Bike won't come down revs!!

The TPS is basically a rheostat (think volume control on your radio). Over time (usually 15-25k miles) the TPS develops a flat spot right around the setting that equates to 2000 rpm (~55 mph in top gear). Some a little higher others a little lower. That's why it "hangs" at those revs. When you kill the engine, the electrical charge holding the armature to the flat spot releases and the armature is allowed to rotate back to the lower position.

Thanks TDragger,
Now that's some good info right there.
First time I've ever heard anyone explain HOW, WHAT, and WHY the TPS goes bad.
good post.
skip
 
hey guys. ordered the Tps. from my dealer. first they quoted me 100 then told me it was an old price from the last faulty one and its 130 now.

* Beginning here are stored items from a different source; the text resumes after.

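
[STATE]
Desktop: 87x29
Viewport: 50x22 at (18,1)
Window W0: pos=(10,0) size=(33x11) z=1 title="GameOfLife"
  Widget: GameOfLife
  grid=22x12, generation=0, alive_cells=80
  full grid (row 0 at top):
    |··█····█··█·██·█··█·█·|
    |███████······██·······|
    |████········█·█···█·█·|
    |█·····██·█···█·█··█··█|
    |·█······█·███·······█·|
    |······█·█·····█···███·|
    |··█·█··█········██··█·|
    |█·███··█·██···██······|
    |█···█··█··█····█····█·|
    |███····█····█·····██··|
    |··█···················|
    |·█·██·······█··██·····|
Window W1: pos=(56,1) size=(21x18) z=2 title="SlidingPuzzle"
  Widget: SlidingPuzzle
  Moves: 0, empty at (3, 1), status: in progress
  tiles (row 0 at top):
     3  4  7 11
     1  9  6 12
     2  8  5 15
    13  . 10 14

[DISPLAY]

Life                    ┃             ┏━━━━━━━━━━━
────────────────────────┨             ┃ SlidingPuz
                        ┃             ┠───────────
█·█···█·█··█··█         ┃             ┃┌────┬────┬
·█·███·······█·         ┃             ┃│  3 │  4 │
·█·····█···███·         ┃             ┃├────┼────┼
█········██··█·         ┃             ┃│  1 │  9 │
█·██···██······         ┃             ┃├────┼────┼
█··█····█····█·         ┃             ┃│  2 │  8 │
━━━━━━━━━━━━━━━━━━━━━━━━┛             ┃├────┼────┼
                                      ┃│ 13 │    │
                                      ┃└────┴────┴
                                      ┃Moves: 0   
                                      ┃           
                                      ┃           
                                      ┃           
                                      ┃           
                                      ┗━━━━━━━━━━━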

I haven't done anything w the crank angle sensor. big question now...can anyone tell me WHERE the tps and crank angle sensor are located? LOL. sorry.
 
hey guys. ordered the Tps. from my dealer. first they quoted me 100 then told me it was an old price from the last faulty one and its 130 now. I haven't done anything w the crank angle sensor. big question now...can anyone tell me WHERE the tps and crank angle sensor are located? LOL. sorry.


You guys have it so lucky over there. 250% inflation to get it here at $300.

Crank Angle sensor.
Back of the motor. Black block, 2 wires (in a sleeve) held in by a 6mm bolt with an 8mm head. Has an O-ring so might take a bit of wriggling out of the whole.
Be warned. You will loose a little oil. Best to run the engine for 30 seconds or so to let the pump suck it up. There will still be a little come out no matter what, but not much more than a spoonfull if you run it first.

Secondary TPS.
On the back of the 3rd throttle body. Black block again in a kidney shape held on by a single t27 (I think) hex torque bolt.
Not a lot of room to get into taking that bolt out. Also needs to be set at a correct voltage when re-installed.
You'll need to download the TuneECU program to do it yourself, but it's not difficult even for a dumbass like myself. Will also ask you to set the stepper motor in the next step, so should all work out well in the end.
Have a look for Sticky's on both subjects for a lot more info. Well worth the read.
 
I feel really hard done by, my TPS went south at 4800 miles :mad:, only had the bike a few weeks and was out of warranty. Triumph stumped up for the fix as a good will gesture. :D
 
dielectric grease on the snap in plug worked for my high idle issue and has been fine since. jm2cw but its low cost and easy to do before spending the coin.
 
Good info, ew. I hope that works well as a long term solution.

Just to correct Cobba's comment (sorry my good man, I hope you don't mind, R.I.P.):

The TPS on the 3rd throttle body (most rearward) is the Primary TPS. The Secondary TPS is on the 1st throttle body (most forward).
 
Ok so my high idle issue was creeping back up and I am now wondering if the dielectric grease was the true fix or was the fix just a result of fidgeting with the tps?? So if someone with a high idle issue would please try the solution described below. I have tried this and I am convinced it is the final fix for my high idle issue but would like some feedback from someone else that has similar issue. The fix--- apply some lube (I used dielectric because it was what I had handy and I know it will not degrade any electronic device) to the pin on the back of the tps under the front throttle body. This pin I am describing is inside the small rubber boot. I slid the boot down and swabbed the pin with dielectric grease then repositioned the rubber boot. This fix took only a couple twists of the throttle to fully become apparent. Please execute this and post an evaluation if you currently have a high idle issue. RIDE ON!!!